The Human Rights Breakthrough of the 1970s

The Human Rights Breakthrough of the 1970s
Author :
Publisher : Bloomsbury Publishing
Total Pages : 280
Release :
ISBN-10 : 9781350203136
ISBN-13 : 1350203130
Rating : 4/5 (36 Downloads)

Book Synopsis The Human Rights Breakthrough of the 1970s by : Sara Lorenzini

Download or read book The Human Rights Breakthrough of the 1970s written by Sara Lorenzini and published by Bloomsbury Publishing. This book was released on 2021-12-16 with total page 280 pages. Available in PDF, EPUB and Kindle. Book excerpt: During the 1970s human rights took the front stage in international relations; fuelling political debates, social activism and a reconceptualising of both East-West and North-South relations. Nowhere was the debate on human rights more intense than in Western Europe, where human rights discourses intertwined the Cold War and the European Convention on Human Rights, the legacies of European empires, and the construction of national welfare systems. Over time, the European Community (EC) began incorporating human rights into its international activity, with the ambitious political will to prove that the Community was a global “civilian power.” This book brings together the growing scholarship on human rights during the 1970s, the history of European integration and the study of Western European supranational cooperation. Examining the role of human rights in EC activities in Latin America, Africa, the Mediterranean, Eastern Europe and the Soviet Union, The Human Rights Breakthrough of the 1970s seeks to verify whether a specifically European approach to human rights existed, and asks whether there was a distinctive 'European voice' in the human rights surge of the 1970s.

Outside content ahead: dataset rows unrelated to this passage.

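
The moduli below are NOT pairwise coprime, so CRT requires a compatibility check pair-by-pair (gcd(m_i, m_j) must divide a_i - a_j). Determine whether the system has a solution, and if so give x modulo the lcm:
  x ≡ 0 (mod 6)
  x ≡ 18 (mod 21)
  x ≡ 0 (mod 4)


Moduli 6, 21, 4 are not pairwise coprime, so CRT works modulo lcm(m_i) when all pairwise compatibility conditions hold.
Pairwise compatibility: gcd(m_i, m_j) must divide a_i - a_j for every pair.
Merge one congruence at a time:
  Start: x ≡ 0 (mod 6).
  Combine with x ≡ 18 (mod 21): gcd(6, 21) = 3; 18 - 0 = 18, which IS divisible by 3, so compatible.
    Write x = 0 + 6·t and substitute into x ≡ 18 (mod 21): 6·t ≡ 18 − 0 = 18 (mod 21).
    Divide the congruence (and modulus) by g = 3: 2·t ≡ 6 (mod 7).
    The inverse of 2 mod 7 is 4 (since 2·4 = 8 = 1·7 + 1), so t ≡ 4·6 = 24 ≡ 3 (mod 7).
    Then x = 0 + 6·3 = 18, valid modulo lcm(6, 21) = 42: x ≡ 18 (mod 42).
  Combine with x ≡ 0 (mod 4): gcd(42, 4) = 2; 0 - 18 = -18, which IS divisible by 2, so compatible.
    Write x = 18 + 42·t and substitute into x ≡ 0 (mod 4): 42·t ≡ 0 − 18 = -18 (mod 4).
    Divide the congruence (and modulus) by g = 2: 21·t ≡ -9 (mod 2).
    Reduce coefficients mod 2: 1·t ≡ 1 (mod 2).
    So t ≡ 1 (mod 2).
    Then x = 18 + 42·1 = 60, valid modulo lcm(42, 4) = 84: x ≡ 60 (mod 84).
Verify: 60 mod 6 = 0, 60 mod 21 = 18, 60 mod 4 = 0.

x ≡ 60 (mod 84).


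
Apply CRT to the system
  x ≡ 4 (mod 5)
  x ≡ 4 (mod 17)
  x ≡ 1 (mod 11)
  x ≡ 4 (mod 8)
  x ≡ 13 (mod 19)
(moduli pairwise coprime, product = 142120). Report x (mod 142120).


Product of moduli M = 5 · 17 · 11 · 8 · 19 = 142120.
Merge one congruence at a time:
  Start: x ≡ 4 (mod 5).
  Combine with x ≡ 4 (mod 17); new modulus lcm = 85.
    Write x = 4 + 5·t and substitute into x ≡ 4 (mod 17): 5·t ≡ 4 − 4 = 0 (mod 17).
    The inverse of 5 mod 17 is 7 (since 5·7 = 35 = 2·17 + 1), so t ≡ 7·0 = 0 ≡ 0 (mod 17).
    Then x = 4 + 5·0 = 4, valid modulo lcm(5, 17) = 85: x ≡ 4 (mod 85).
  Combine with x ≡ 1 (mod 11); new modulus lcm = 935.
    Write x = 4 + 85·t and substitute into x ≡ 1 (mod 11): 85·t ≡ 1 − 4 = -3 (mod 11).
    Reduce coefficients mod 11: 8·t ≡ 8 (mod 11).
    The inverse of 8 mod 11 is 7 (since 8·7 = 56 = 5·11 + 1), so t ≡ 7·8 = 56 ≡ 1 (mod 11).
    Then x = 4 + 85·1 = 89, valid modulo lcm(85, 11) = 935: x ≡ 89 (mod 935).
  Combine with x ≡ 4 (mod 8); new modulus lcm = 7480.
    Write x = 89 + 935·t and substitute into x ≡ 4 (mod 8): 935·t ≡ 4 − 89 = -85 (mod 8).
    Reduce coefficients mod 8: 7·t ≡ 3 (mod 8).
    The inverse of 7 mod 8 is 7 (since 7·7 = 49 = 6·8 + 1), so t ≡ 7·3 = 21 ≡ 5 (mod 8).
    Then x = 89 + 935·5 = 4764, valid modulo lcm(935, 8) = 7480: x ≡ 4764 (mod 7480).
  Combine with x ≡ 13 (mod 19); new modulus lcm = 142120.
    Write x = 4764 + 7480·t and substitute into x ≡ 13 (mod 19): 7480·t ≡ 13 − 4764 = -4751 (mod 19).
    Reduce coefficients mod 19: 13·t ≡ 18 (mod 19).
    The inverse of 13 mod 19 is 3 (since 13·3 = 39 = 2·19 + 1), so t ≡ 3·18 = 54 ≡ 16 (mod 19).
    Then x = 4764 + 7480·16 = 124444, valid modulo lcm(7480, 19) = 142120: x ≡ 124444 (mod 142120).
Verify against each original: 124444 mod 5 = 4, 124444 mod 17 = 4, 124444 mod 11 = 1, 124444 mod 8 = 4, 124444 mod 19 = 13.

x ≡ 124444 (mod 142120).


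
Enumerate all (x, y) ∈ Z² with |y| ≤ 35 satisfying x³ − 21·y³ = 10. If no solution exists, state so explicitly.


The equation is x³ - 21y³ = 10. For fixed y, x³ = 21·y³ + 10, so a solution requires the RHS to be a perfect cube.
Strategy: iterate y from -35 to 35, compute RHS = 21·y³ + 10, and check whether it is a (positive or negative) perfect cube.
Check small values of y:
  y = 0: RHS = 10 is not a perfect cube.
  y = 1: RHS = 31 is not a perfect cube.
  y = -1: RHS = -11 is not a perfect cube.
  y = 2: RHS = 178 is not a perfect cube.
  y = -2: RHS = -158 is not a perfect cube.
  y = 3: RHS = 577 is not a perfect cube.
  y = -3: RHS = -557 is not a perfect cube.
Continuing the search up to |y| = 35 finds no solutions either.
No (x, y) in the scanned range satisfies the equation.

No integer solutions with |y| ≤ 35.


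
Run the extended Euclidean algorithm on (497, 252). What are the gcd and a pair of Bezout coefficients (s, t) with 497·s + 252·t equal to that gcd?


Euclidean algorithm on (497, 252) — divide until remainder is 0:
  497 = 1 · 252 + 245
  252 = 1 · 245 + 7
  245 = 35 · 7 + 0
gcd(497, 252) = 7.
Track Bezout coefficients alongside the remainders: start with r₀ = 497 = a·1 + b·0 (s = 1, t = 0) and r₁ = 252 = a·0 + b·1 (s = 0, t = 1); each new remainder r_{k+1} = r_{k-1} − q_k·r_k inherits s_{k+1} = s_{k-1} − q_k·s_k, t_{k+1} = t_{k-1} − q_k·t_k, so r_k = a·s_k + b·t_k at every step:
  q = 1: r = 245, s = 1 − 1·0 = 1, t = 0 − 1·1 = -1  (check: 497·1 + 252·(-1) = 245)
  q = 1: r = 7, s = 0 − 1·1 = -1, t = 1 − 1·(-1) = 2  (check: 497·(-1) + 252·2 = 7)
The row with r = 7 (the gcd) gives the Bezout coefficients s = -1, t = 2.
Result: 497 · (-1) + 252 · (2) = 7.

gcd(497, 252) = 7; s = -1, t = 2 (check: 497·(-1) + 252·2 = 7).


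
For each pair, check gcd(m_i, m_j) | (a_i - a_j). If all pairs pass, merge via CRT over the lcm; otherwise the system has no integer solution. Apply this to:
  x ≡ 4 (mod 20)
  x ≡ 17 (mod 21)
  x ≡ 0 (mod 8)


Moduli 20, 21, 8 are not pairwise coprime, so CRT works modulo lcm(m_i) when all pairwise compatibility conditions hold.
Pairwise compatibility: gcd(m_i, m_j) must divide a_i - a_j for every pair.
Merge one congruence at a time:
  Start: x ≡ 4 (mod 20).
  Combine with x ≡ 17 (mod 21): gcd(20, 21) = 1; 17 - 4 = 13, which IS divisible by 1, so compatible.
    Write x = 4 + 20·t and substitute into x ≡ 17 (mod 21): 20·t ≡ 17 − 4 = 13 (mod 21).
    The inverse of 20 mod 21 is 20 (since 20·20 = 400 = 19·21 + 1), so t ≡ 20·13 = 260 ≡ 8 (mod 21).
    Then x = 4 + 20·8 = 164, valid modulo lcm(20, 21) = 420: x ≡ 164 (mod 420).
  Combine with x ≡ 0 (mod 8): gcd(420, 8) = 4; 0 - 164 = -164, which IS divisible by 4, so compatible.
    Write x = 164 + 420·t and substitute into x ≡ 0 (mod 8): 420·t ≡ 0 − 164 = -164 (mod 8).
    Divide the congruence (and modulus) by g = 4: 105·t ≡ -41 (mod 2).
    Reduce coefficients mod 2: 1·t ≡ 1 (mod 2).
    So t ≡ 1 (mod 2).
    Then x = 164 + 420·1 = 584, valid modulo lcm(420, 8) = 840: x ≡ 584 (mod 840).
Verify: 584 mod 20 = 4, 584 mod 21 = 17, 584 mod 8 = 0.

x ≡ 584 (mod 840).


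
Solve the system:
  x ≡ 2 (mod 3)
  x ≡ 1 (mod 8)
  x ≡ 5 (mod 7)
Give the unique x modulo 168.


Moduli 3, 8, 7 are pairwise coprime; by CRT there is a unique solution modulo M = 3 · 8 · 7 = 168.
Solve pairwise, accumulating the modulus:
  Start with x ≡ 2 (mod 3).
  Combine with x ≡ 1 (mod 8): since gcd(3, 8) = 1, we get a unique residue mod 24.
    Write x = 2 + 3·t and substitute into x ≡ 1 (mod 8): 3·t ≡ 1 − 2 = -1 (mod 8).
    Reduce coefficients mod 8: 3·t ≡ 7 (mod 8).
    The inverse of 3 mod 8 is 3 (since 3·3 = 9 = 1·8 + 1), so t ≡ 3·7 = 21 ≡ 5 (mod 8).
    Then x = 2 + 3·5 = 17, valid modulo lcm(3, 8) = 24: x ≡ 17 (mod 24).
  Combine with x ≡ 5 (mod 7): since gcd(24, 7) = 1, we get a unique residue mod 168.
    Write x = 17 + 24·t and substitute into x ≡ 5 (mod 7): 24·t ≡ 5 − 17 = -12 (mod 7).
    Reduce coefficients mod 7: 3·t ≡ 2 (mod 7).
    The inverse of 3 mod 7 is 5 (since 3·5 = 15 = 2·7 + 1), so t ≡ 5·2 = 10 ≡ 3 (mod 7).
    Then x = 17 + 24·3 = 89, valid modulo lcm(24, 7) = 168: x ≡ 89 (mod 168).
Verify: 89 mod 3 = 2 ✓, 89 mod 8 = 1 ✓, 89 mod 7 = 5 ✓.

x ≡ 89 (mod 168).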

The Human Rights Breakthrough of the 1970s Related Books

The Human Rights Breakthrough of the 1970s
Language: en
Pages: 280
Authors: Sara Lorenzini
Categories: History
Type: BOOK - Published: 2021-12-16 - Publisher: Bloomsbury Publishing

DOWNLOAD EBOOK

During the 1970s human rights took the front stage in international relations; fuelling political debates, social activism and a reconceptualising of both East-
The Last Utopia
Language: en
Pages: 346
Authors: Samuel Moyn
Categories: History
Type: BOOK - Published: 2012-03-05 - Publisher: Harvard University Press

DOWNLOAD EBOOK

Human rights offer a vision of international justice that today’s idealistic millions hold dear. Yet the very concept on which the movement is based became fa
Reagan, Congress, and Human Rights
Language: en
Pages: 325
Authors: Rasmus Sinding Søndergaard
Categories: History
Type: BOOK - Published: 2020-04-16 - Publisher: Cambridge University Press

DOWNLOAD EBOOK

Demonstrates how the Reagan administration and members of Congress shaped US human rights policy in the late Cold War.
Human Rights in American Foreign Policy
Language: en
Pages: 336
Authors: Joe Renouard
Categories: Political Science
Type: BOOK - Published: 2015-10-29 - Publisher: University of Pennsylvania Press

DOWNLOAD EBOOK

International human rights issues perpetually highlight the tension between political interest and idealism. Over the last fifty years, the United States has la
Amnesty International and Human Rights Activism in Postwar Britain, 1945–1977
Language: en
Pages: 363
Authors: Tom Buchanan
Categories: History
Type: BOOK - Published: 2020-04-30 - Publisher: Cambridge University Press

DOWNLOAD EBOOK

Demonstrates how activists worked together during the post-war decades to transform public attitudes towards violations of human rights.